Abstract:Decision trees are popular Classification and Regression tools and, when small-sized, easy to interpret. Traditionally, a greedy approach has been used to build the trees, yielding a very fast training process; however, controlling sparsity (a proxy for interpretability) is challenging. In recent studies, optimal decision trees, where all decisions are optimized simultaneously, have shown a better learning performance, especially when oblique cuts are implemented. In this paper, we propose a continuous optimization approach to build sparse optimal classification trees, based on oblique cuts, with the aim of using fewer predictor variables in the cuts as well as along the whole tree. Both types of sparsity, namely local and global, are modeled by means of regularizations with polyhedral norms. The computational experience reported supports the usefulness of our methodology. In all our data sets, local and global sparsity can be improved without harming classification accuracy. Unlike greedy approaches, our ability to easily trade in some of our classification accuracy for a gain in global sparsity is shown.

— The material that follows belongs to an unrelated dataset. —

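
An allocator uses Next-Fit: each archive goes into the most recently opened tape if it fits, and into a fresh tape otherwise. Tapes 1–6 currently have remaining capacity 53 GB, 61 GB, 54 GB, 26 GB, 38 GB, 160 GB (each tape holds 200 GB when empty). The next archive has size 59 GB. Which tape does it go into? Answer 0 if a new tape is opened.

6

Next-Fit only looks at tape 6, which has 160 GB free.
59 GB fits there.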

What problem does this paper attempt to address?
The main problem that this paper attempts to solve is to improve the sparsity of classification trees to enhance their interpretability. Specifically, the authors propose a continuous optimization method to construct Optimal Randomized Classification Trees (ORCTs), and pay special attention to reducing the number of predictor variables used for splitting nodes, thereby achieving local and global sparsity.
### Problem Background
Traditional decision trees (such as CART) are constructed using a greedy algorithm. Although the training speed is fast, it is difficult to control sparsity, especially in the case of large depths, resulting in poor global sparsity. In recent years, methods based on overall optimization (such as optimal decision trees) have shown better learning performance, especially when using oblique cuts. However, these methods usually sacrifice interpretability because all predictor variables may appear in each branch rule.
### Paper Objectives
To meet this challenge, the authors propose a new optimization method to simultaneously achieve local and global sparsity by introducing regularization terms. Specifically, they use the following formulas:
- **Local Sparsity**: Achieved through $\ell_1$-norm regularization.
- **Global Sparsity**: Achieved through $\ell_\infty$-norm regularization.
The optimization problem can be expressed as:
\[
\min g(a, \mu, C)+\lambda_L \sum_{j = 1}^p \|a_{j\cdot}\|_1+\lambda_G \sum_{j = 1}^p \|a_{j\cdot}\|_\infty
\]
where:
- $g(a, \mu, C)$ is the expected misclassification cost on the training samples.
- $\lambda_L$ and $\lambda_G$ are the regularization parameters for local and global sparsity respectively.
- $a_{j\cdot}$ is the coefficient vector of the $j$-th predictor variable on all branch nodes.
### Main Contributions
1. **Sparsity Control**: By introducing appropriate regularization terms, it is possible to improve local and global sparsity without affecting classification accuracy.
2. **Optimization Method**: A continuous optimization framework is proposed, which can be solved by standard continuous optimization solvers.
3. **Experimental Verification**: Through experiments on multiple real - world datasets, the effectiveness of the proposed method is verified, and the advantages compared to classical methods (such as CART) are demonstrated.
In summary, this paper aims to improve the sparsity and interpretability of classification trees through optimization methods, so that the model is easier to understand and apply while maintaining high classification performance.